Title:Biological Therapies: Effects of Proinflammatory Pathways and their Inhibition on the Myocardium of Rheumatoid Athritis Patients
Volume: 22
Issue: 16
Author(s): Florian Obermair and Herwig Pieringer
Affiliation:
Keywords:
Biologics, B-cells, chronic inflammation, cytokines, heart failure, rheumatoid arthritis, T-cells.

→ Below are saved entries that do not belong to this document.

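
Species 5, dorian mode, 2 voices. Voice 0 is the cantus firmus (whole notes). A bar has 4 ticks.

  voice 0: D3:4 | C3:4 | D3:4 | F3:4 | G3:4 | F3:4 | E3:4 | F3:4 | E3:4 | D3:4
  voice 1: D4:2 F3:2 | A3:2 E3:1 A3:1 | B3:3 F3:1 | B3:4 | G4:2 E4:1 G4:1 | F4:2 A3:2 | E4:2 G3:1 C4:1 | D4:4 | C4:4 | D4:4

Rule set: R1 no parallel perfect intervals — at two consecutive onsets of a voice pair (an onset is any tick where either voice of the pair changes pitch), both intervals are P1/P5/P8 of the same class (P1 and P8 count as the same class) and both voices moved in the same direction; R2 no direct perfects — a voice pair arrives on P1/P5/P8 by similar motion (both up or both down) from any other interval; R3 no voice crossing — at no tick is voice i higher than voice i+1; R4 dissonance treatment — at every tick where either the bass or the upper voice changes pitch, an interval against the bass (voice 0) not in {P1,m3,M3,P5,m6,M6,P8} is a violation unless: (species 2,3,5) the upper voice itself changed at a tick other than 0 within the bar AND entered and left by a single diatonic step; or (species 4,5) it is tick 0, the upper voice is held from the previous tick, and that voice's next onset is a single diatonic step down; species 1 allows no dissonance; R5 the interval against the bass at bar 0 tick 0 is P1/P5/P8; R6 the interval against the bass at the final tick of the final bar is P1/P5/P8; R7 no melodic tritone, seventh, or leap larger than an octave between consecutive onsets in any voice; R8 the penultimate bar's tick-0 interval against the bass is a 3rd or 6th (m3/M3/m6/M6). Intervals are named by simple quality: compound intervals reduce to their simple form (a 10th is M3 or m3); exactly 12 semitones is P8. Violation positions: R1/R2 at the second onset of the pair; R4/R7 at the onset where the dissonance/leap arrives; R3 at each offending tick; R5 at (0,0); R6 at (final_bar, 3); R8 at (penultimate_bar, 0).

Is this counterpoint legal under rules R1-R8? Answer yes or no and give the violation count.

No (5 violations)

bar 0: v0=D3 v1=D4 (P8)
bar 1: v0=C3 v1=A3 (M6)
bar 2: v0=D3 v1=B3 (M6)
bar 3: v0=F3 v1=B3 (TT)
bar 4: v0=G3 v1=G4 (P8)
bar 5: v0=F3 v1=F4 (P8)
bar 6: v0=E3 v1=E4 (P8)
bar 7: v0=F3 v1=D4 (M6)
bar 8: v0=E3 v1=C4 (m6)
bar 9: v0=D3 v1=D4 (P8)
  R7 @ bar2.3: B3->F3 leap 6st
  R4 @ bar3.0: F3/B3 TT untreated
  R7 @ bar3.0: F3->B3 leap 6st
  R2 @ bar4.0: F3/B3 TT -> G3/G4 P8 similar
  R1 @ bar5.0: G3/G4 P8 -> F3/F4 P8 similar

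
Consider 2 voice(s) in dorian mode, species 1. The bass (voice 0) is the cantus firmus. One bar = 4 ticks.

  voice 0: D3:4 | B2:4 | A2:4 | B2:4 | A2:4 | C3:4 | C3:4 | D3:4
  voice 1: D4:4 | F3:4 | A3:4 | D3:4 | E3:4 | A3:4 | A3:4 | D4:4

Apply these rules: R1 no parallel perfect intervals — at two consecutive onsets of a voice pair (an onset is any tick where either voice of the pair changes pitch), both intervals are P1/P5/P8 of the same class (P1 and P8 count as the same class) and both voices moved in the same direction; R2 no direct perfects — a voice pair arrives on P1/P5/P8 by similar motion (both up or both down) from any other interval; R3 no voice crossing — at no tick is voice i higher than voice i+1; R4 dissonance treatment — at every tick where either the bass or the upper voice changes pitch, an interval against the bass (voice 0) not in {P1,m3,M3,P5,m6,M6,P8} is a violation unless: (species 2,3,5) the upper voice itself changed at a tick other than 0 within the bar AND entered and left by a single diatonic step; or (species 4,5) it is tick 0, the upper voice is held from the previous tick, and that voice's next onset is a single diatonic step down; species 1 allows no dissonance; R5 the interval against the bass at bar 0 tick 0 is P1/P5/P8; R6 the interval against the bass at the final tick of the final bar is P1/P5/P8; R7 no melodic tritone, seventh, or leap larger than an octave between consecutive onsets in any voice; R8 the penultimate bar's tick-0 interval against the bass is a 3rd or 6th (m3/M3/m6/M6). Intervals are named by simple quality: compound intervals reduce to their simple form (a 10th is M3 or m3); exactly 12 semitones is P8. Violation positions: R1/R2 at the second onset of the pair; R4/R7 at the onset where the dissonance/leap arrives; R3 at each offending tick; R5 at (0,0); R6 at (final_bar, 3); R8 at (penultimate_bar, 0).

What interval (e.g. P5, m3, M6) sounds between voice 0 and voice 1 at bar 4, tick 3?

voice 0=A2 voice 1=E3 -> P5

P5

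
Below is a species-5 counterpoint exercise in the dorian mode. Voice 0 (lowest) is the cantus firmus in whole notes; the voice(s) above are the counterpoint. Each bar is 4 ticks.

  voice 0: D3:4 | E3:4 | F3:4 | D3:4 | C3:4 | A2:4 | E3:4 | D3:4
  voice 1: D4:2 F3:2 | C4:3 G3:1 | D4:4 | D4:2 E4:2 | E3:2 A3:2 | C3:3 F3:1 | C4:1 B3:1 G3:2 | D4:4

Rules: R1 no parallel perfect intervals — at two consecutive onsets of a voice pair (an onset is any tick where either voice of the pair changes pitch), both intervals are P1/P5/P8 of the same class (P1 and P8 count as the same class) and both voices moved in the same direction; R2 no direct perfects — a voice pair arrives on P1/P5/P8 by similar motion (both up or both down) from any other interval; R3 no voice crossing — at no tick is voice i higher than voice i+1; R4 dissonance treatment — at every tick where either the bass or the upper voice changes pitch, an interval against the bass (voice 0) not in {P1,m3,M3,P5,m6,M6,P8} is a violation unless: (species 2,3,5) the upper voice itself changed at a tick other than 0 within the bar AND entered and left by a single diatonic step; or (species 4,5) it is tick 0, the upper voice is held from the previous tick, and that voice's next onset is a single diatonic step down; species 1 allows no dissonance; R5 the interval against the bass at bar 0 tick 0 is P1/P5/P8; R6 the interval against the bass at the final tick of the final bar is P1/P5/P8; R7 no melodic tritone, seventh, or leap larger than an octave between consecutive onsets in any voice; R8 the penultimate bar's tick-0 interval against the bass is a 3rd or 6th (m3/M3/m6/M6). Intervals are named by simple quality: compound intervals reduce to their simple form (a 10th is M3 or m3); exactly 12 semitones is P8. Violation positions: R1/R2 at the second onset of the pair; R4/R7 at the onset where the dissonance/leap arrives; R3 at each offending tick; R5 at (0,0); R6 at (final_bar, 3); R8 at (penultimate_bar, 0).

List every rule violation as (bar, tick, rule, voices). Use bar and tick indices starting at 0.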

Abstract: Background: The elevated risk of heart failure (HF) in rheumatoid arthritis (RA) is considered
to be partly caused by the chronic low-grade systemic inflammation. As potent suppressors of inflammation,
biologics were expected to influence HF development in RA. Unfortunately, case reports
of HF in RA patients and non-RA HF studies have suggested that these drugs may even increase HF
rates in RA. Aim: With this review we want to provide insight into the molecular mechanisms by
which elevated cytokines, immune cell alterations and biologics influence myocardial function in RA
patients. Beside preclinical data, clinical studies that assess the influence of biologics on HF development
are reviewed. Results: Preclinical studies suggest a bidirectional role of the investigated cytokines (TNF-alpha, IL-
1, IL-6) on myocardial function. Common mechanisms of immune cell alterations in HF and RA have been observed in
preclinical studies. High doses of infliximab in non-RA patients with HF were found to be harmful. The vast majority of
retrospective studies suggest that TNF-alpha inhibitors do not increase the risk of HF development in RA patients. Nevertheless
randomized controlled trials are missing and TNF-alpha inhibitors are contraindicated in RA patients with HF
NYHA III/IV and should be used with caution in RA patients with HF NYHA I/II based on non-RA HF studies. Due to
rare adverse events of HF, rituximab is contraindicated in RA patients with HF NYHA IV. Conclusion: Cytokines seem
to have a bidirectional influence on HF development in RA. According to the published evidence it is unlikely that TNFalpha
inhibitors substantially increase the risk of HF development in an RA population. Nevertheless they are contraindicated
in RA patients with HF NYHA III/IV and should be used with caution in RA patients with HF NYHA I/II. The influence
of anakinra, tocilizumab, rituximab and abatacept needs to be investigated in future studies.